Cinnamon Kiss by Walter Mosley
Previously on The Remainder Table: I Heart You, Walter Mosley.
And… that is why you blog, folks. Well, at least one of the reasons.
So anyway, since then I’ve wanting/meaning to read some Walter Mosley. Hoping his writing of fiction would live up to his writing about the writing of fiction. Because, as you know, sometimes it doesn’t. But this time… it did.
Cinnamon Kiss is the 10th Easy Rawlins mystery, so I jumped into the series in medias res. It was ok, though. Even though the book did not have a huge “as you know, Bob” info-dump on the first few pages (thank you), enough info was sprinkled throughout to sort out the supporting characters and pick up the gist of the existing relationships. I do imagine knowing the full background of the characters would add further dimensions to the story, however.
So anyway, I really enjoyed Cinnamon Kiss. Sometimes I almost forget how much I like mystery fic (so much mediocrity out there…). And then something like this reminds me. Oh, yeah… But the best part about it may be that fans of the series think CK isn’t Mosley’s best work. So yay! If the rest of the series is even better, awesome. I have something (or 10 more somethings) to look forward to.
In CK, Easy’s daughter is sick and he needs to raise some money quick to pay for her treatment.
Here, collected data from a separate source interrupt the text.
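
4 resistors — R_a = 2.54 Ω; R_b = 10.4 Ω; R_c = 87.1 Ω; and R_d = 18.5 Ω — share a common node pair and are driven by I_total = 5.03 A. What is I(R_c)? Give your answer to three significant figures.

ΣG = 1/2.54 + 1/10.4 + 1/87.1 + 1/18.5 = 0.5554.
R_c takes the fraction G_k/ΣG = 0.01148/0.5554 = 0.02067, so I = 5.03 × 0.02067 = 0.1040 A.

I ≈ 0.104 A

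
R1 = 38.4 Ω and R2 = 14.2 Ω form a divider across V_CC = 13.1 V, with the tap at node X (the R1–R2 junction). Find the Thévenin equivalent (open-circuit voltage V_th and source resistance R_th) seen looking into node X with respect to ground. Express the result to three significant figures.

V_th ≈ 3.54 V, R_th ≈ 10.4 Ω

Open-circuit (no load on X): V_th = V_CC · R2/(R1 + R2) = 13.1 × 14.2/(38.40 + 14.2) = 3.537 V.
With V_CC suppressed (replaced by a short), R_th = R1 ‖ R2 = (38.40 × 14.2)/(38.40 + 14.2) = 10.37 Ω.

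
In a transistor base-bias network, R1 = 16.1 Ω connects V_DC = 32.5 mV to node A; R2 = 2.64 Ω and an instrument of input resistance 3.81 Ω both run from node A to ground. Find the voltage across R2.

V_out ≈ 2.87 mV

The load sits in parallel with R2, giving an effective lower resistance R2' = R2·R_L/(R2+R_L) = 1.559 Ω.
Then V_out = V_DC · R2'/(R1 + R2') = 32.5 × 1.559/17.66 = 2.870 mV.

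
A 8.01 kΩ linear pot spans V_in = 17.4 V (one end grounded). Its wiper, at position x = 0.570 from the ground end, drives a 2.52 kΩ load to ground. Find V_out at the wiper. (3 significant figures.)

V_out ≈ 5.57 V

Lower segment x·R_p = 4.566 kΩ; upper segment (1−x)·R_p = 3.444 kΩ.
(x·R_p) ‖ R_L = 1.624 kΩ.
Then V_out = V_in · 1.624/(3.444 + 1.624) = 5.575 V.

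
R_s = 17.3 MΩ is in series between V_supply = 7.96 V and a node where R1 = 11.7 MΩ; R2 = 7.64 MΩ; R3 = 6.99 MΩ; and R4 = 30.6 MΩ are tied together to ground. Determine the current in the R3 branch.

Combine the parallel branches: R_p = (1/11.7 + 1/7.64 + 1/6.99 + 1/30.6)⁻¹ = 2.550 MΩ.
V_A by voltage divider: V_A = 7.96 × 2.550/(17.3 + 2.550) = 1.023 V.
Branch current I = V_A/R3 = 1.023/6.99 = 0.1463 µA.

I ≈ 0.146 µA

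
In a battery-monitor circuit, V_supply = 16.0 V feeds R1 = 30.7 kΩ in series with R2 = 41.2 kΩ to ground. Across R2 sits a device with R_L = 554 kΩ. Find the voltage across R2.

V_out ≈ 8.89 V

The load sits in parallel with R2, giving an effective lower resistance R2' = R2·R_L/(R2+R_L) = 38.35 kΩ.
Then V_out = V_supply · R2'/(R1 + R2') = 16.0 × 38.35/69.05 = 8.886 V.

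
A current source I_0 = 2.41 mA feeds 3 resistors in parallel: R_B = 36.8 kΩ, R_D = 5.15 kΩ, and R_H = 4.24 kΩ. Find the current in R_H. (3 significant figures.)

I ≈ 1.24 mA

ΣG = 1/36.8 + 1/5.15 + 1/4.24 = 0.4572.
By the current-divider rule, I = I_0 · G_k/ΣG = 2.41 × 0.5159 = 1.243 mA.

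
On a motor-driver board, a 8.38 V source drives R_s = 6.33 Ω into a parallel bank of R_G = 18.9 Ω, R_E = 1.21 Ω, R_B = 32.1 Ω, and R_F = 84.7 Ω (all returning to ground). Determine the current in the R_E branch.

Combine the parallel branches: R_p = (1/18.9 + 1/1.21 + 1/32.1 + 1/84.7)⁻¹ = 1.084 Ω.
Node voltage V_A = V_supply · R_p/(R_s + R_p) = 8.38 × 0.1462 = 1.225 V.
I(R_E) = V_A / R_E = 1.225/1.21 = 1.013 A.

I ≈ 1.01 A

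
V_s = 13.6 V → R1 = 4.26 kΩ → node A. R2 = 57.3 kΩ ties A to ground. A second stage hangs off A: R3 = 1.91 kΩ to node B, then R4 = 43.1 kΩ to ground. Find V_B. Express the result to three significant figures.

V_B ≈ 11.1 V

The second stage (R3 + R4 = 45.01 kΩ) loads node A in parallel with R2.
Effective lower resistance at A: R2 ‖ 45.01 = 25.21 kΩ.
V_A = 13.6 × 25.21/(4.26 + 25.21) = 11.63 V.
Then the unloaded second divider: V_B = V_A × R4/(R3+R4) = 11.63 × 0.9576 = 11.14 V.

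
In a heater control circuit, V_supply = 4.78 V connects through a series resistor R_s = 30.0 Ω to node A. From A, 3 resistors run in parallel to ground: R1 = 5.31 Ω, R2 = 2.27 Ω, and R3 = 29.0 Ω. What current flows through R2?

Parallel bank: R_p = 1/(1/5.31 + 1/2.27 + 1/29.0) = 1.508 Ω.
V_A by voltage divider: V_A = 4.78 × 1.508/(30.0 + 1.508) = 0.2287 V.
Branch current I = V_A/R2 = 0.2287/2.27 = 0.1008 A.

I ≈ 0.101 A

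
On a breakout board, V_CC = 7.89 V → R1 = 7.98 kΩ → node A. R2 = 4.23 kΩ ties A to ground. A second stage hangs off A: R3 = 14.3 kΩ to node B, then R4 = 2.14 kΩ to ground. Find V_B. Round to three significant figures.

V_B ≈ 0.305 V

Looking into the second stage from A: R3 + R4 = 16.44 kΩ appears in parallel with R2.
Effective lower resistance at A: R2 ‖ 16.44 = 3.364 kΩ.
V_A = 7.89 × 3.364/(7.98 + 3.364) = 2.340 V.
Stage 2 is unloaded, so V_B = V_A · R4/(R3+R4) = 2.340 × 2.14/16.44 = 0.3046 V.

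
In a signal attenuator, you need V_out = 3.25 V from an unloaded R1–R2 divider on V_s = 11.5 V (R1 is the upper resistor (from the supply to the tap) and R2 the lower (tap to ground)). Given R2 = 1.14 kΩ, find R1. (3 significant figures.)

R1 ≈ 2.89 kΩ

V_out/V_s = R2/(R1+R2) = 0.2826.
So R1 = R2 · (V_s/V_out − 1) = 1.14 × (11.5/3.25 − 1) = 1.14 × 2.538 = 2.894 kΩ.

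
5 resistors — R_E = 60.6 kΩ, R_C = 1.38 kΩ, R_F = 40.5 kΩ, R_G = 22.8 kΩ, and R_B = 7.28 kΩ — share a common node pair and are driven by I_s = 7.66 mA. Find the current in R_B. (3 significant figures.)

I ≈ 1.11 mA

ΣG = 1/60.6 + 1/1.38 + 1/40.5 + 1/22.8 + 1/7.28 = 0.9471.
By the current-divider rule, I = I_s · G_k/ΣG = 7.66 × 0.1450 = 1.111 mA.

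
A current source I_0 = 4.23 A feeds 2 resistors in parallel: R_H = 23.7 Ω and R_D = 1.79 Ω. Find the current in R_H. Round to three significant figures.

I ≈ 0.297 A

Two-branch current divider: I_k = I_0 · R_other/(R_1 + R_2).
So I = 4.23 × 1.79/25.49 = 0.2970 A.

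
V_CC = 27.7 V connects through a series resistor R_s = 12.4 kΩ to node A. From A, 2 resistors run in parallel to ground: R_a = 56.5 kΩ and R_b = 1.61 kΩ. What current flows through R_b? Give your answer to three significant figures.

I ≈ 1.93 mA

Equivalent of the parallel group: R_p = 1.565 kΩ.
V_A by voltage divider: V_A = 27.7 × 1.565/(12.4 + 1.565) = 3.105 V.
Branch current I = V_A/R_b = 3.105/1.61 = 1.929 mA.
(Check via current divider: I_total = 1.983 mA; share G_k/ΣG = 0.9723 → same result.)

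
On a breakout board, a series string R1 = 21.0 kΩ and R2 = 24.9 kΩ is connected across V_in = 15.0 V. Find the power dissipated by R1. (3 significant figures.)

P ≈ 2.24 mW

Series current I = V_in/ΣR = 15.0/45.90 = 0.3268 mA.
P(R1) = I²·R1 = (0.3268)² × 21.0 = 2.243 mW.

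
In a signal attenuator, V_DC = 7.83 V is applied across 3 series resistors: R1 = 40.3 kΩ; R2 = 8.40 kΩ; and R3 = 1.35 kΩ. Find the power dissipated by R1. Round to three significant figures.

Series current I = V_DC/ΣR = 7.83/50.05 = 0.1564 mA.
V(R1) = I·R = 6.305 V; P = V·I = 6.305 × 0.1564 = 0.9863 mW.

P ≈ 0.986 mW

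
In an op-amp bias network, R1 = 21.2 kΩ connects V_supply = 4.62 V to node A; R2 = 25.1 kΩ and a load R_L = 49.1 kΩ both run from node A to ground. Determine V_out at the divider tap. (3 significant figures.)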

He’s so desperate he considers pulling off a heist with his friend Mouse, but reconsiders when he gets a call from another friend, Saul, about a job for a mysterious detective in San Francisco.
The mystery was solid, although the final resolution was a little less than satisfying. And oh, sure, Easy’s a little too popular with the ladies. But it’s detective fic, so it’s already a bit o’ a fantasy to begin with, so I think that’s ok. The story’s setting and atmosphere were vivid and the characters intriguing, but I think Mosley’s real strength is dialogue. The dialect switches (depending on whom a character was speaking to) seemed absolutely effortless. I wonder if he teaches. He could totally give a lesson on dialogue how-to.
Also I do love that Easy is short for Ezekiel. Of course I do.